On the night of the broadcast, between 200 and 300 demonstrators organized by ACT UP San Francisco picketed San Francisco's then-NBC affiliate, KRON, demanding that the station not air the episode. Around 150 people occupied the lobby and 10 who refused to leave were arrested. About a dozen members of ACT UP Philadelphia demonstrated outside that city's then-NBC affiliate, KYW. KRON went ahead with the broadcast but opened the program with a disclaimer: Tonight's episode of Midnight Caller deals with the topic of AIDS. San Francisco is a role model in AIDS education and has set the standard for effective and humane public policy. The station referred viewers with questions to the San Francisco AIDS Foundation. Following the episode, KRON aired Midnight Caller: The Response, a live 30-minute news special in which city health officials and community leaders expressed their concerns with the episode's content. Activists continued to denounce the episode, with the AIDS Foundation's Steven Petrow saying, "By broadcasting a program that portrays an individual with the AIDS virus as a malicious, calculating killer who's out to infect others, we believe NBC is exhibiting the same type of callousness and ignorance that ignites and perpetuates acts of AIDS-related discrimination and violence." A publicist for Lorimar, Barry Stagg, disagreed with this assessment. While acknowledging that the changes made at the behest of the AIDS groups were effective, he defended the episode, saying, "We think a lot of good will come out of this episode and that people will think more carefully about responsible sex." Years later series star Gary Cole said of the protesters, "They got it all wrong. We didn't exploit the tragedy of AIDS — we made an interesting TV show which covered a subject worrying more and more people."

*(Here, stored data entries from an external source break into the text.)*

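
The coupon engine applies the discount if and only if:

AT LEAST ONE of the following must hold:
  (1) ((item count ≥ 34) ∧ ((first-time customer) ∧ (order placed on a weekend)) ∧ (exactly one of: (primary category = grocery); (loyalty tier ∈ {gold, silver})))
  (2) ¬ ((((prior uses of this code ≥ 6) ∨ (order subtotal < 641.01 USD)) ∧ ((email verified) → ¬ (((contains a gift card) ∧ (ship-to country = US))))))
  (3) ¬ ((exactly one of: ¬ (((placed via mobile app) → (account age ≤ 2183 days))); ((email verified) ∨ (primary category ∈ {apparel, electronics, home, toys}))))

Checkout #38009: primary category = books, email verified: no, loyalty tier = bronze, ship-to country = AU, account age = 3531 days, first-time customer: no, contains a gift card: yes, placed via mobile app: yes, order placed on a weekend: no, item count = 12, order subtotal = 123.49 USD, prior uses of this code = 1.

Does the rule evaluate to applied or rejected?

Atomic conditions:
  item count ≥ 34: 12 ≥ 34 is false
  first-time customer: no → false
  order placed on a weekend: no → false
  primary category = grocery: books == grocery is false
  loyalty tier ∈ {gold, silver}: bronze is not in the set → false
  prior uses of this code ≥ 6: 1 ≥ 6 is false
  order subtotal < 641.01 USD: 123.49 < 641.01 is true
  email verified: no → false
  contains a gift card: yes → true
  ship-to country = US: AU == US is false
  placed via mobile app: yes → true
  account age ≤ 2183 days: 3531 ≤ 2183 is false
  primary category ∈ {apparel, electronics, home, toys}: books is not in the set → false
Combine:
[1.2] false AND false = false
[1.3] exactly-one(false, false) = false
[1] false AND false AND false = false
[2.1.1] false OR true = true
[2.1.2.2.1] true AND false = false
[2.1.2.2] NOT false = true
[2.1.2] false → true (antecedent false ⇒ implication holds) = true
[2.1] true AND true = true
[2] NOT true = false
[3.1.1.1] true → false = false
[3.1.1] NOT false = true
[3.1.2] false OR false = false
[3.1] exactly-one(true, false) = true
[3] NOT true = false
[root] false OR false OR false = false
Overall: false → rejected

Rejected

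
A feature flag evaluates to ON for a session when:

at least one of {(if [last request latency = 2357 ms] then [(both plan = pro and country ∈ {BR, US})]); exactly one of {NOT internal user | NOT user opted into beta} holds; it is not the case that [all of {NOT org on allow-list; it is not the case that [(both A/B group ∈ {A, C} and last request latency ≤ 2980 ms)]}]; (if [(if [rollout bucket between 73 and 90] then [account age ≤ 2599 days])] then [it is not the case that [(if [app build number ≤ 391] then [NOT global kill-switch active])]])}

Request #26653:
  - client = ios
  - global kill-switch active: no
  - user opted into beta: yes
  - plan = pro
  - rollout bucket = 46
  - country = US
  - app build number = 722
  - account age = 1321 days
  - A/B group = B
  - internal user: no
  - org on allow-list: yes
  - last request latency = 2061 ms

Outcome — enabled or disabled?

Enabled

Atomic conditions:
  last request latency = 2357 ms: 2061 == 2357 is false
  plan = pro: pro == pro is true
  country ∈ {BR, US}: US is in the set → true
  NOT internal user: no → true
  NOT user opted into beta: yes → false
  NOT org on allow-list: yes → false
  A/B group ∈ {A, C}: B is not in the set → false
  last request latency ≤ 2980 ms: 2061 ≤ 2980 is true
  rollout bucket between 73 and 90: 46 in [73, 90] is false
  account age ≤ 2599 days: 1321 ≤ 2599 is true
  app build number ≤ 391: 722 ≤ 391 is false
  NOT global kill-switch active: no → true
Combine:
[1.2] true AND true = true
[1] false → true (antecedent false ⇒ implication holds) = true
[2] exactly-one(true, false) = true
[3.1.2.1] false AND true = false
[3.1.2] NOT false = true
[3.1] false AND true = false
[3] NOT false = true
[4.1] false → true (antecedent false ⇒ implication holds) = true
[4.2.1] false → true (antecedent false ⇒ implication holds) = true
[4.2] NOT true = false
[4] true → false = false
[root] true OR true OR true OR false = true
Overall: true → enabled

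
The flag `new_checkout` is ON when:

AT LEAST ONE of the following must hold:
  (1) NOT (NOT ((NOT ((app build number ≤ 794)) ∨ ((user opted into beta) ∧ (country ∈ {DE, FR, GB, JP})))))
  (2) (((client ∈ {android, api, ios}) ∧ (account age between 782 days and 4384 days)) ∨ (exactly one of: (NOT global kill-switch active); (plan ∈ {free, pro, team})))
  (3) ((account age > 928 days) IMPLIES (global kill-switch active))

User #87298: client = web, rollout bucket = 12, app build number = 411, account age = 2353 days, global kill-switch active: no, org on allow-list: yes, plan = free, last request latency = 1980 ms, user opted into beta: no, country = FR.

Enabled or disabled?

Atomic conditions:
  app build number ≤ 794: 411 ≤ 794 is true
  user opted into beta: no → false
  country ∈ {DE, FR, GB, JP}: FR is in the set → true
  client ∈ {android, api, ios}: web is not in the set → false
  account age between 782 days and 4384 days: 2353 in [782, 4384] is true
  NOT global kill-switch active: no → true
  plan ∈ {free, pro, team}: free is in the set → true
  account age > 928 days: 2353 > 928 is true
  global kill-switch active: no → false
Combine:
[1.1.1.1] NOT true = false
[1.1.1.2] false AND true = false
[1.1.1] false OR false = false
[1.1] NOT false = true
[1] NOT true = false
[2.1] false AND true = false
[2.2] exactly-one(true, true) = false
[2] false OR false = false
[3] true → false = false
[root] false OR false OR false = false
Overall: false → disabled

Disabled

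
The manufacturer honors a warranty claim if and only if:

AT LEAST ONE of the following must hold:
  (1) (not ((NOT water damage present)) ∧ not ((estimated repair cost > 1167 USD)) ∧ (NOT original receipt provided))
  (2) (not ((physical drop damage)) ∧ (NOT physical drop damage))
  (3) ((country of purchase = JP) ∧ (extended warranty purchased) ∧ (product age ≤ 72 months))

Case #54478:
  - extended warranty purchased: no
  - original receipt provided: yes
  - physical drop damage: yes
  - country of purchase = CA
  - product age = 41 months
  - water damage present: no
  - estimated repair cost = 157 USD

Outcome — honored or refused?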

"After It Happened" finished second in its time slot, behind an episode of thirtysomething. The episode was 33rd overall for the week, earning a 13.5 household rating. Reviews were mixed. Television critic Jon Burlingame, while finding the episode preachy in places (which he blames on the rewrites), finds that it "includes moments of strong drama" and is "not the flame-fanning irresponsible TV show that some protesters have painted". Robert DiMatteo sharply differed. Although he praised some of the episode's moments, as when Jack physically comforts Tina (thus showing that there is no risk of HIV transmission through casual contact), other parts of the story were dismissed as simplistic and the characterization of Mike Barnes as "ludicrous and moldy, like [something] from The Boys in the Band". Yardena Arar found the scenario "far-fetched" and insulting to the intelligence of the women of San Francisco. Guest star Kay Lenz won an Emmy for her role as Tina.

=="Someone to Love"==
Midnight Caller revisited the subject of AIDS in season 2 with the episode "Someone to Love", with Tina, near death, returning to Jack. Stephen Zito also wrote the script for this episode. Now having a better idea of the politics of AIDS in San Francisco, Zito met with some of the groups who had protested the original episode and members of a support group for women with AIDS; he spent five months writing. Guest star Lenz, reprising her role as Tina, also met with the support group. The support group idea was incorporated into the episode, with other women infected by Mike Barnes forming one and going on Killian's show. Much of what they said was taken directly from the group with whom Zito and Lenz met. The San Francisco AIDS Foundation praised the script, calling it "an extremely accurate and honest portrayal" that illustrated the issues faced by people with AIDS.